Les chercheurs font l’hypothèse que les différences entre les données expérimentales obtenues par Silk et ce qui a été constaté dans cette récente étude, tiennent au milieu où les singes évoluent. Dans la situation écologique normale des chimpanzés, les difficiles conditions de survie amènent les singes à se soucier du bien-être de chacun, car cela pourrait avoir un impact mélioratif. A la différence du cas de chimpanzés en laboratoire, abondamment nourris et ne rencontrant pas autant de menaces directes.

D’autres études avec une composante statistique plus forte devraient être menées pour arriver à un meilleur degré de certitude, néanmoins la possibilité d’un altruisme hors humanité reste ouverte. L’état actuel des connaissances sur les chimpanzés montre que ceux-ci possèdent une large palette de comportements sociaux autrefois considérée comme chasse gardée des humains, comme la création d’alliances, la chasse en coopération ou la garde de frontière (Boesch et al., 2000 ; Mitani et al., 2002).

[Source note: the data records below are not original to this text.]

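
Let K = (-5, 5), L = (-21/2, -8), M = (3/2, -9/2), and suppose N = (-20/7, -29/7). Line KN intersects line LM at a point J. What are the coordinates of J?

(-5/2, -17/3)

Barycentric coordinates of N with respect to KLM: (1/7, 2/7, 4/7).
On side LM the K-coordinate is zero; dropping N's K-weight 1/7 and renormalizing the remaining 2/7 : 4/7 gives weights 1/3, 2/3 on L, M.
J = (1/3)·(-21/2, -8) + (2/3)·(3/2, -9/2) = (-5/2, -17/3).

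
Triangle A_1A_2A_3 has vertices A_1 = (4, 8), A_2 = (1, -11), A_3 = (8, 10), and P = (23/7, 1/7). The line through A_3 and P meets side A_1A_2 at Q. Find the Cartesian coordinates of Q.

(5/2, -3/2)

Barycentric coordinates of P with respect to A_1A_2A_3: (3/7, 3/7, 1/7).
On side A_1A_2 the A_3-coordinate is zero; dropping P's A_3-weight 1/7 and renormalizing the remaining 3/7 : 3/7 gives weights 1/2, 1/2 on A_1, A_2.
Q = (1/2)·(4, 8) + (1/2)·(1, -11) = (5/2, -3/2).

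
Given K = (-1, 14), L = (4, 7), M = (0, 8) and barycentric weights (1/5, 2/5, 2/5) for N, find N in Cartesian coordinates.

(7/5, 44/5)

N = (1/5)·K + (2/5)·L + (2/5)·M.
x-coordinate: (1/5)·(-1) + (2/5)·4 + (2/5)·0 = 7/5.
y-coordinate: (1/5)·14 + (2/5)·7 + (2/5)·8 = 44/5.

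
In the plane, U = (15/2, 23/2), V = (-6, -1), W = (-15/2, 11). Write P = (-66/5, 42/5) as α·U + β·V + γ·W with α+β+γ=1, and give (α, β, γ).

(-2/5, 1/5, 6/5)

Signed area of the reference triangle: [UVW] = ½·((15/2)·(-1−11) + (-6)·(11−(23/2)) + (-15/2)·(23/2−(-1))) = ½·(-90 + 3 − 375/4) = -723/8.
[PVW] = ½·((-66/5)·(-1−11) + (-6)·(11−(42/5)) + (-15/2)·(42/5−(-1))) = ½·(792/5 − 78/5 − 141/2) = 723/20, so the U-coordinate is (723/20)/(-723/8) = -2/5.
[UPW] = ½·((15/2)·(42/5−11) + (-66/5)·(11−(23/2)) + (-15/2)·(23/2−(42/5))) = ½·(-39/2 + 33/5 − 93/4) = -723/40, so the V-coordinate is 1/5.
[UVP] = ½·((15/2)·(-1−(42/5)) + (-6)·(42/5−(23/2)) + (-66/5)·(23/2−(-1))) = ½·(-141/2 + 93/5 − 165) = -2169/20, so the W-coordinate is 6/5.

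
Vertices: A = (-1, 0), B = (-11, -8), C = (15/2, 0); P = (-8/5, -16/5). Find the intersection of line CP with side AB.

(-23/3, -16/3)

Barycentric coordinates of P with respect to ABC: (1/5, 2/5, 2/5).
On side AB the C-coordinate is zero; dropping P's C-weight 2/5 and renormalizing the remaining 1/5 : 2/5 gives weights 1/3, 2/3 on A, B.
Q = (1/3)·(-1, 0) + (2/3)·(-11, -8) = (-23/3, -16/3).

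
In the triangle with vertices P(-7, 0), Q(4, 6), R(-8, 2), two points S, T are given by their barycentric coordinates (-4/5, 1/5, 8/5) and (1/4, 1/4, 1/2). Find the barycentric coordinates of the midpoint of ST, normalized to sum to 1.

Since both coordinate triples sum to 1, the midpoint's barycentrics are the componentwise average.
(-4/5+1/4)/2 = -11/40; similarly 9/40 and 21/20.

(-11/40, 9/40, 21/20)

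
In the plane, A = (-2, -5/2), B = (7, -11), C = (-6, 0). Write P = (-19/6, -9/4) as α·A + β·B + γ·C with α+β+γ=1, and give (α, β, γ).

(1/6, 1/6, 2/3)

Signed area of the reference triangle: [ABC] = ½·((-2)·(-11−0) + 7·(0−(-5/2)) + (-6)·(-5/2−(-11))) = ½·(22 + 35/2 − 51) = -23/4.
[PBC] = ½·((-19/6)·(-11−0) + 7·(0−(-9/4)) + (-6)·(-9/4−(-11))) = ½·(209/6 + 63/4 − 105/2) = -23/24, so the A-coordinate is (-23/24)/(-23/4) = 1/6.
[APC] = ½·((-2)·(-9/4−0) + (-19/6)·(0−(-5/2)) + (-6)·(-5/2−(-9/4))) = ½·(9/2 − 95/12 + 3/2) = -23/24, so the B-coordinate is 1/6.
[ABP] = ½·((-2)·(-11−(-9/4)) + 7·(-9/4−(-5/2)) + (-19/6)·(-5/2−(-11))) = ½·(35/2 + 7/4 − 323/12) = -23/6, so the C-coordinate is 2/3.
Check: 1/6 + 1/6 + 2/3 = 1.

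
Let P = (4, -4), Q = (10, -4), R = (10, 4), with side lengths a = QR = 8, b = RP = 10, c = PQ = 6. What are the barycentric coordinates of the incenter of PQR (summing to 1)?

The incenter has barycentric coordinates proportional to the opposite side lengths: (8 : 10 : 6).
Normalizing by 8+10+6 = 24 gives (1/3, 5/12, 1/4).

(1/3, 5/12, 1/4)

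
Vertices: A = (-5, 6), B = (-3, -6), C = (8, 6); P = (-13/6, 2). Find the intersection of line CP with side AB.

(-21/5, 6/5)

Barycentric coordinates of P with respect to ABC: (1/2, 1/3, 1/6).
On side AB the C-coordinate is zero; dropping P's C-weight 1/6 and renormalizing the remaining 1/2 : 1/3 gives weights 3/5, 2/5 on A, B.
Q = (3/5)·(-5, 6) + (2/5)·(-3, -6) = (-21/5, 6/5).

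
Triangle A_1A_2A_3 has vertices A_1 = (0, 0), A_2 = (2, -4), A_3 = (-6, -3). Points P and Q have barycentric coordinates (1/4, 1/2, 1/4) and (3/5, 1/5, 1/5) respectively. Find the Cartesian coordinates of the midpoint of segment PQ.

(-13/20, -83/40)

Barycentric coordinates of the midpoint are the average: (17/40, 7/20, 9/40).
Converting: (17/40)·A_1 + (7/20)·A_2 + (9/40)·A_3 = (-13/20, -83/40).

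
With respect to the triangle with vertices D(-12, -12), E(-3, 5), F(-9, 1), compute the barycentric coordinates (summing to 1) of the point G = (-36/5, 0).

Signed area of the reference triangle: [DEF] = ½·((-12)·(5−1) + (-3)·(1−(-12)) + (-9)·(-12−5)) = ½·(-48 − 39 + 153) = 33.
[GEF] = ½·((-36/5)·(5−1) + (-3)·(1−0) + (-9)·(0−5)) = ½·(-144/5 − 3 + 45) = 33/5, so the D-coordinate is (33/5)/33 = 1/5.
[DGF] = ½·((-12)·(0−1) + (-36/5)·(1−(-12)) + (-9)·(-12−0)) = ½·(12 − 468/5 + 108) = 66/5, so the E-coordinate is 2/5.
[DEG] = ½·((-12)·(5−0) + (-3)·(0−(-12)) + (-36/5)·(-12−5)) = ½·(-60 − 36 + 612/5) = 66/5, so the F-coordinate is 2/5.

(1/5, 2/5, 2/5)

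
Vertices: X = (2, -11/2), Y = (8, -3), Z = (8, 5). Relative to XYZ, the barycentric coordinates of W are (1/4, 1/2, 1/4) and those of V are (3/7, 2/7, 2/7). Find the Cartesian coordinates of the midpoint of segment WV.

(167/28, -191/112)

Barycentric coordinates of the midpoint are the average: (19/56, 11/28, 15/56).
Converting: (19/56)·X + (11/28)·Y + (15/56)·Z = (167/28, -191/112).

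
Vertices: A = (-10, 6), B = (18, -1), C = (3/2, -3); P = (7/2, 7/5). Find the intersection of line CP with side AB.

(4, 5/2)

Barycentric coordinates of P with respect to ABC: (2/5, 2/5, 1/5).
On side AB the C-coordinate is zero; dropping P's C-weight 1/5 and renormalizing the remaining 2/5 : 2/5 gives weights 1/2, 1/2 on A, B.
Q = (1/2)·(-10, 6) + (1/2)·(18, -1) = (4, 5/2).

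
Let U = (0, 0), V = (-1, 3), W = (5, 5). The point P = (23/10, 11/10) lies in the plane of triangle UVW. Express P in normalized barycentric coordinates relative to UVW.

Signed area of the reference triangle: [UVW] = ½·(0·(3−5) + (-1)·(5−0) + 5·(0−3)) = ½·(0 − 5 − 15) = -10.
[PVW] = ½·((23/10)·(3−5) + (-1)·(5−(11/10)) + 5·(11/10−3)) = ½·(-23/5 − 39/10 − 19/2) = -9, so the U-coordinate is (-9)/(-10) = 9/10.
[UPW] = ½·(0·(11/10−5) + (23/10)·(5−0) + 5·(0−(11/10))) = ½·(0 + 23/2 − 11/2) = 3, so the V-coordinate is -3/10.
[UVP] = ½·(0·(3−(11/10)) + (-1)·(11/10−0) + (23/10)·(0−3)) = ½·(0 − 11/10 − 69/10) = -4, so the W-coordinate is 2/5.
Check: 9/10 − 3/10 + 2/5 = 1.

(9/10, -3/10, 2/5)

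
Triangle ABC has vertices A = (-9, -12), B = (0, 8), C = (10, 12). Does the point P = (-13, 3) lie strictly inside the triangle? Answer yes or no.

Barycentric coordinates of P: (-1/82, 381/164, -215/164).
The three coordinates are negative, positive, negative; a point is interior exactly when all three are positive.

no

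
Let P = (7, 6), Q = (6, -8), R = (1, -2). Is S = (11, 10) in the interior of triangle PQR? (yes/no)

Barycentric coordinates of S: (30/19, 2/19, -13/19).
The three coordinates are positive, positive, negative; a point is interior exactly when all three are positive.

no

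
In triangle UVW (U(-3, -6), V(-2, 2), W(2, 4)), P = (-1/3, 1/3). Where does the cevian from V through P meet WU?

(0, 0)

Barycentric coordinates of P with respect to UVW: (1/3, 1/6, 1/2).
On side WU the V-coordinate is zero; dropping P's V-weight 1/6 and renormalizing the remaining 1/2 : 1/3 gives weights 3/5, 2/5 on W, U.
Q = (3/5)·(2, 4) + (2/5)·(-3, -6) = (0, 0).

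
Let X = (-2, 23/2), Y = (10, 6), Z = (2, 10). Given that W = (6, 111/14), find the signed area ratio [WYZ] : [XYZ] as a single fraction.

1/7

[XYZ] = ½·((-2)·(6−10) + 10·(10−(23/2)) + 2·(23/2−6)) = ½·(8 − 15 + 11) = 2.
[WYZ] = ½·(6·(6−10) + 10·(10−(111/14)) + 2·(111/14−6)) = ½·(-24 + 145/7 + 27/7) = 2/7, so the ratio is (2/7)/2 = 1/7.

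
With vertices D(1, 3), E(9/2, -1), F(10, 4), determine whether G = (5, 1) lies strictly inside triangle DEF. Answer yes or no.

yes

Barycentric coordinates of G: (17/79, 44/79, 18/79).
The three coordinates are positive, positive, positive; a point is interior exactly when all three are positive.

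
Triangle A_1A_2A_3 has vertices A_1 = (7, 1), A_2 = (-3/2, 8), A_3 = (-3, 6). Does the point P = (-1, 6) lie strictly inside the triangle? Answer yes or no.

Barycentric coordinates of P: (8/55, 4/11, 27/55).
The three coordinates are positive, positive, positive; a point is interior exactly when all three are positive.

yes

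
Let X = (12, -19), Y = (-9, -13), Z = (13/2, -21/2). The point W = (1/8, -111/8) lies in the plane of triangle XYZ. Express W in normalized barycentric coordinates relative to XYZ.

Signed area of the reference triangle: [XYZ] = ½·(12·(-13−(-21/2)) + (-9)·(-21/2−(-19)) + (13/2)·(-19−(-13))) = ½·(-30 − 153/2 − 39) = -291/4.
[WYZ] = ½·((1/8)·(-13−(-21/2)) + (-9)·(-21/2−(-111/8)) + (13/2)·(-111/8−(-13))) = ½·(-5/16 − 243/8 − 91/16) = -291/16, so the X-coordinate is (-291/16)/(-291/4) = 1/4.
[XWZ] = ½·(12·(-111/8−(-21/2)) + (1/8)·(-21/2−(-19)) + (13/2)·(-19−(-111/8))) = ½·(-81/2 + 17/16 − 533/16) = -291/8, so the Y-coordinate is 1/2.
[XYW] = ½·(12·(-13−(-111/8)) + (-9)·(-111/8−(-19)) + (1/8)·(-19−(-13))) = ½·(21/2 − 369/8 − 3/4) = -291/16, so the Z-coordinate is 1/4.
Check: 1/4 + 1/2 + 1/4 = 1.

(1/4, 1/2, 1/4)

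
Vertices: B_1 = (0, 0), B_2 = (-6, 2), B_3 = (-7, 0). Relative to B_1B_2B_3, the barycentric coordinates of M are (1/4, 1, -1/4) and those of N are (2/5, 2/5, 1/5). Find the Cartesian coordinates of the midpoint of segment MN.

(-161/40, 7/5)

Barycentric coordinates of the midpoint are the average: (13/40, 7/10, -1/40).
Converting: (13/40)·B_1 + (7/10)·B_2 + (-1/40)·B_3 = (-161/40, 7/5).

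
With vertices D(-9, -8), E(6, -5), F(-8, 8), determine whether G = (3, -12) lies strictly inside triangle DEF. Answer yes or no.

no

Barycentric coordinates of G: (137/237, 196/237, -32/79).
The three coordinates are positive, positive, negative; a point is interior exactly when all three are positive.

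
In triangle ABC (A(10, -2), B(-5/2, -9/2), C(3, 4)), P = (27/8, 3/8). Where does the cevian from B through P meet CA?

(16/3, 2)

Barycentric coordinates of P with respect to ABC: (1/4, 1/4, 1/2).
On side CA the B-coordinate is zero; dropping P's B-weight 1/4 and renormalizing the remaining 1/2 : 1/4 gives weights 2/3, 1/3 on C, A.
Q = (2/3)·(3, 4) + (1/3)·(10, -2) = (16/3, 2).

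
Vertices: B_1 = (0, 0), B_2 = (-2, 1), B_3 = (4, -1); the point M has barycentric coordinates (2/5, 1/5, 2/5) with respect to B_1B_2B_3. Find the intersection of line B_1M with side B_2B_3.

Line B_1M meets B_2B_3 where the B_1-coordinate vanishes; zeroing M's B_1-weight and renormalizing leaves B_2, B_3-weights 1/5 : 2/5 → (1/3, 2/3).
So N = (1/3)·B_2 + (2/3)·B_3 = (2, -1/3).

(2, -1/3)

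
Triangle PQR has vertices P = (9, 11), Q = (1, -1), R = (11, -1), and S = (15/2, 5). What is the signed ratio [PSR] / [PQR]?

[PQR] = ½·(9·(-1−(-1)) + 1·(-1−11) + 11·(11−(-1))) = ½·(0 − 12 + 132) = 60.
[PSR] = ½·(9·(5−(-1)) + (15/2)·(-1−11) + 11·(11−5)) = ½·(54 − 90 + 66) = 15, so the ratio is 15/60 = 1/4.

1/4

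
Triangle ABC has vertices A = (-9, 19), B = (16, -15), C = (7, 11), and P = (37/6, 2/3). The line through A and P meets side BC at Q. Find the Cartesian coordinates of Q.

Barycentric coordinates of P with respect to ABC: (1/3, 1/2, 1/6).
On side BC the A-coordinate is zero; dropping P's A-weight 1/3 and renormalizing the remaining 1/2 : 1/6 gives weights 3/4, 1/4 on B, C.
Q = (3/4)·(16, -15) + (1/4)·(7, 11) = (55/4, -17/2).

(55/4, -17/2)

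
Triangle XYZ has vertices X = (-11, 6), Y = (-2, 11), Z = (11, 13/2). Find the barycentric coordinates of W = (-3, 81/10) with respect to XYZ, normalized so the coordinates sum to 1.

Signed area of the reference triangle: [XYZ] = ½·((-11)·(11−(13/2)) + (-2)·(13/2−6) + 11·(6−11)) = ½·(-99/2 − 1 − 55) = -211/4.
[WYZ] = ½·((-3)·(11−(13/2)) + (-2)·(13/2−(81/10)) + 11·(81/10−11)) = ½·(-27/2 + 16/5 − 319/10) = -211/10, so the X-coordinate is (-211/10)/(-211/4) = 2/5.
[XWZ] = ½·((-11)·(81/10−(13/2)) + (-3)·(13/2−6) + 11·(6−(81/10))) = ½·(-88/5 − 3/2 − 231/10) = -211/10, so the Y-coordinate is 2/5.
[XYW] = ½·((-11)·(11−(81/10)) + (-2)·(81/10−6) + (-3)·(6−11)) = ½·(-319/10 − 21/5 + 15) = -211/20, so the Z-coordinate is 1/5.

(2/5, 2/5, 1/5)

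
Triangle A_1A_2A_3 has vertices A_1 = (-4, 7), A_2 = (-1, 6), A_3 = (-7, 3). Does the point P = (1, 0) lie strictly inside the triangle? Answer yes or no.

Barycentric coordinates of P: (-14/5, 41/15, 16/15).
The three coordinates are negative, positive, positive; a point is interior exactly when all three are positive.

no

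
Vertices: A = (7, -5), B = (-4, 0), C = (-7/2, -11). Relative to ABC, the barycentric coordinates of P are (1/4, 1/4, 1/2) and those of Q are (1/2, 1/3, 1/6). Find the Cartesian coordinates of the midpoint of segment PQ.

Barycentric coordinates of the midpoint are the average: (3/8, 7/24, 1/3).
Converting: (3/8)·A + (7/24)·B + (1/3)·C = (7/24, -133/24).

(7/24, -133/24)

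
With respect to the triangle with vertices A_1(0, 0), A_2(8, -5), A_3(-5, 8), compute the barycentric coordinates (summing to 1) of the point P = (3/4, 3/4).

(1/2, 1/4, 1/4)

Signed area of the reference triangle: [A_1A_2A_3] = ½·(0·(-5−8) + 8·(8−0) + (-5)·(0−(-5))) = ½·(0 + 64 − 25) = 39/2.
[PA_2A_3] = ½·((3/4)·(-5−8) + 8·(8−(3/4)) + (-5)·(3/4−(-5))) = ½·(-39/4 + 58 − 115/4) = 39/4, so the A_1-coordinate is (39/4)/(39/2) = 1/2.
[A_1PA_3] = ½·(0·(3/4−8) + (3/4)·(8−0) + (-5)·(0−(3/4))) = ½·(0 + 6 + 15/4) = 39/8, so the A_2-coordinate is 1/4.
[A_1A_2P] = ½·(0·(-5−(3/4)) + 8·(3/4−0) + (3/4)·(0−(-5))) = ½·(0 + 6 + 15/4) = 39/8, so the A_3-coordinate is 1/4.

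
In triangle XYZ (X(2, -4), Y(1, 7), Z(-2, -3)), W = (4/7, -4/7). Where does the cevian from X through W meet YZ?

Barycentric coordinates of W with respect to XYZ: (3/7, 2/7, 2/7).
On side YZ the X-coordinate is zero; dropping W's X-weight 3/7 and renormalizing the remaining 2/7 : 2/7 gives weights 1/2, 1/2 on Y, Z.
V = (1/2)·(1, 7) + (1/2)·(-2, -3) = (-1/2, 2).

(-1/2, 2)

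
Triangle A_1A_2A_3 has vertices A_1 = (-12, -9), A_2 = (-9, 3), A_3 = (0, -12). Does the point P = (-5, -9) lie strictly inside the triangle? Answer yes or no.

Barycentric coordinates of P: (16/51, 7/51, 28/51).
The three coordinates are positive, positive, positive; a point is interior exactly when all three are positive.

yes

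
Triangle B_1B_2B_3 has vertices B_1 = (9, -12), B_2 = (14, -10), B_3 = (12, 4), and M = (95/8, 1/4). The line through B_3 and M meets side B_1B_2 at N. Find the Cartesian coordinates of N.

(23/2, -11)

Barycentric coordinates of M with respect to B_1B_2B_3: (1/8, 1/8, 3/4).
On side B_1B_2 the B_3-coordinate is zero; dropping M's B_3-weight 3/4 and renormalizing the remaining 1/8 : 1/8 gives weights 1/2, 1/2 on B_1, B_2.
N = (1/2)·(9, -12) + (1/2)·(14, -10) = (23/2, -11).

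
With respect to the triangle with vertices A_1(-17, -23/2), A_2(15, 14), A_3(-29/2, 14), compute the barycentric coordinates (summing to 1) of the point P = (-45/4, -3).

Signed area of the reference triangle: [A_1A_2A_3] = ½·((-17)·(14−14) + 15·(14−(-23/2)) + (-29/2)·(-23/2−14)) = ½·(0 + 765/2 + 1479/4) = 3009/8.
[PA_2A_3] = ½·((-45/4)·(14−14) + 15·(14−(-3)) + (-29/2)·(-3−14)) = ½·(0 + 255 + 493/2) = 1003/4, so the A_1-coordinate is (1003/4)/(3009/8) = 2/3.
[A_1PA_3] = ½·((-17)·(-3−14) + (-45/4)·(14−(-23/2)) + (-29/2)·(-23/2−(-3))) = ½·(289 − 2295/8 + 493/4) = 1003/16, so the A_2-coordinate is 1/6.
[A_1A_2P] = ½·((-17)·(14−(-3)) + 15·(-3−(-23/2)) + (-45/4)·(-23/2−14)) = ½·(-289 + 255/2 + 2295/8) = 1003/16, so the A_3-coordinate is 1/6.
Check: 2/3 + 1/6 + 1/6 = 1.

(2/3, 1/6, 1/6)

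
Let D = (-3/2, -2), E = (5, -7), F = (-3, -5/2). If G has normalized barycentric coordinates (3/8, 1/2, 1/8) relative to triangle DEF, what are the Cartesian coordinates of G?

G = (3/8)·D + (1/2)·E + (1/8)·F.
x-coordinate: (3/8)·(-3/2) + (1/2)·5 + (1/8)·(-3) = 25/16.
y-coordinate: (3/8)·(-2) + (1/2)·(-7) + (1/8)·(-5/2) = -73/16.

(25/16, -73/16)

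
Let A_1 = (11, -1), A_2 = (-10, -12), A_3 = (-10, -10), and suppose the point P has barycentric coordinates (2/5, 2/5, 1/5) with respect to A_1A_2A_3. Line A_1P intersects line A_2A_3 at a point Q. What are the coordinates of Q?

Line A_1P meets A_2A_3 where the A_1-coordinate vanishes; zeroing P's A_1-weight and renormalizing leaves A_2, A_3-weights 2/5 : 1/5 → (2/3, 1/3).
So Q = (2/3)·A_2 + (1/3)·A_3 = (-10, -34/3).

(-10, -34/3)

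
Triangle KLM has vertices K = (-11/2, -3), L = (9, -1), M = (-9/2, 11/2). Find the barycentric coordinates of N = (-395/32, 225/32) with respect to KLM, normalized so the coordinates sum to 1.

Signed area of the reference triangle: [KLM] = ½·((-11/2)·(-1−(11/2)) + 9·(11/2−(-3)) + (-9/2)·(-3−(-1))) = ½·(143/4 + 153/2 + 9) = 485/8.
[NLM] = ½·((-395/32)·(-1−(11/2)) + 9·(11/2−(225/32)) + (-9/2)·(225/32−(-1))) = ½·(5135/64 − 441/32 − 2313/64) = 485/32, so the K-coordinate is (485/32)/(485/8) = 1/4.
[KNM] = ½·((-11/2)·(225/32−(11/2)) + (-395/32)·(11/2−(-3)) + (-9/2)·(-3−(225/32))) = ½·(-539/64 − 6715/64 + 2889/64) = -4365/128, so the L-coordinate is -9/16.
[KLN] = ½·((-11/2)·(-1−(225/32)) + 9·(225/32−(-3)) + (-395/32)·(-3−(-1))) = ½·(2827/64 + 2889/32 + 395/16) = 10185/128, so the M-coordinate is 21/16.
Check: 1/4 − 9/16 + 21/16 = 1.

(1/4, -9/16, 21/16)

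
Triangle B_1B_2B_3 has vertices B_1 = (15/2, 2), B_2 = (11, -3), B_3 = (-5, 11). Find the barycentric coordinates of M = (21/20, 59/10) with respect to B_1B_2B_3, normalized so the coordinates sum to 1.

(1/10, 3/10, 3/5)

Signed area of the reference triangle: [B_1B_2B_3] = ½·((15/2)·(-3−11) + 11·(11−2) + (-5)·(2−(-3))) = ½·(-105 + 99 − 25) = -31/2.
[MB_2B_3] = ½·((21/20)·(-3−11) + 11·(11−(59/10)) + (-5)·(59/10−(-3))) = ½·(-147/10 + 561/10 − 89/2) = -31/20, so the B_1-coordinate is (-31/20)/(-31/2) = 1/10.
[B_1MB_3] = ½·((15/2)·(59/10−11) + (21/20)·(11−2) + (-5)·(2−(59/10))) = ½·(-153/4 + 189/20 + 39/2) = -93/20, so the B_2-coordinate is 3/10.
[B_1B_2M] = ½·((15/2)·(-3−(59/10)) + 11·(59/10−2) + (21/20)·(2−(-3))) = ½·(-267/4 + 429/10 + 21/4) = -93/10, so the B_3-coordinate is 3/5.
Check: 1/10 + 3/10 + 3/5 = 1.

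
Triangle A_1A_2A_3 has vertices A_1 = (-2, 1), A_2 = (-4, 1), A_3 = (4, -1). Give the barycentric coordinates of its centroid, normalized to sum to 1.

The centroid is the average of the vertices, so each weight is 1/3.

(1/3, 1/3, 1/3)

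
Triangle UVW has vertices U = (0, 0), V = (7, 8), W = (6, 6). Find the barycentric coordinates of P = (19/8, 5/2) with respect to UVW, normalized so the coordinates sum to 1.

Signed area of the reference triangle: [UVW] = ½·(0·(8−6) + 7·(6−0) + 6·(0−8)) = ½·(0 + 42 − 48) = -3.
[PVW] = ½·((19/8)·(8−6) + 7·(6−(5/2)) + 6·(5/2−8)) = ½·(19/4 + 49/2 − 33) = -15/8, so the U-coordinate is (-15/8)/(-3) = 5/8.
[UPW] = ½·(0·(5/2−6) + (19/8)·(6−0) + 6·(0−(5/2))) = ½·(0 + 57/4 − 15) = -3/8, so the V-coordinate is 1/8.
[UVP] = ½·(0·(8−(5/2)) + 7·(5/2−0) + (19/8)·(0−8)) = ½·(0 + 35/2 − 19) = -3/4, so the W-coordinate is 1/4.

(5/8, 1/8, 1/4)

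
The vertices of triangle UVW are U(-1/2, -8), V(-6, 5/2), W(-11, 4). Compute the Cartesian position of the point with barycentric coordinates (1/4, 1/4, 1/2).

P = (1/4)·U + (1/4)·V + (1/2)·W.
x-coordinate: (1/4)·(-1/2) + (1/4)·(-6) + (1/2)·(-11) = -57/8.
y-coordinate: (1/4)·(-8) + (1/4)·(5/2) + (1/2)·4 = 5/8.

(-57/8, 5/8)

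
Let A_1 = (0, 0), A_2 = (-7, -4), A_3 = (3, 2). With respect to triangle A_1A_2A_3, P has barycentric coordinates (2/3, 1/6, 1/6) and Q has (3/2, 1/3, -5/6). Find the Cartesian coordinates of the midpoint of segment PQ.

Barycentric coordinates of the midpoint are the average: (13/12, 1/4, -1/3).
Converting: (13/12)·A_1 + (1/4)·A_2 + (-1/3)·A_3 = (-11/4, -5/3).

(-11/4, -5/3)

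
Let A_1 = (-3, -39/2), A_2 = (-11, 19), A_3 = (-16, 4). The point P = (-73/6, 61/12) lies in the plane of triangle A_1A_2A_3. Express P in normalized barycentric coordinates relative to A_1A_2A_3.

Signed area of the reference triangle: [A_1A_2A_3] = ½·((-3)·(19−4) + (-11)·(4−(-39/2)) + (-16)·(-39/2−19)) = ½·(-45 − 517/2 + 616) = 625/4.
[PA_2A_3] = ½·((-73/6)·(19−4) + (-11)·(4−(61/12)) + (-16)·(61/12−19)) = ½·(-365/2 + 143/12 + 668/3) = 625/24, so the A_1-coordinate is (625/24)/(625/4) = 1/6.
[A_1PA_3] = ½·((-3)·(61/12−4) + (-73/6)·(4−(-39/2)) + (-16)·(-39/2−(61/12))) = ½·(-13/4 − 3431/12 + 1180/3) = 625/12, so the A_2-coordinate is 1/3.
[A_1A_2P] = ½·((-3)·(19−(61/12)) + (-11)·(61/12−(-39/2)) + (-73/6)·(-39/2−19)) = ½·(-167/4 − 3245/12 + 5621/12) = 625/8, so the A_3-coordinate is 1/2.
Check: 1/6 + 1/3 + 1/2 = 1.

(1/6, 1/3, 1/2)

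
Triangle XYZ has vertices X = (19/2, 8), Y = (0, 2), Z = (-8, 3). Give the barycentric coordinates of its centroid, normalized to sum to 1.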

Si la difficile survie en milieu dangereux est la justification des comportements altruistes, chez nos proches parents, il se peut que ce mécanisme se soit développé dans l’évolution pour les mêmes raisons chez l’homme. Auquel cas, il n’est pas si étonnant de constater, qu’à la manière des singes évoluant en laboratoire, dans nos sociétés d’abondance et particulièrement chez nos « supers abondants », une fâcheuse tendance à vouloir éviter l’impôt et tout autres mécanismes de solidarité…

Enfin, tout cela demanderait une autre étude, je devrais pouvoir trouver ce genre de chose à l’occasion.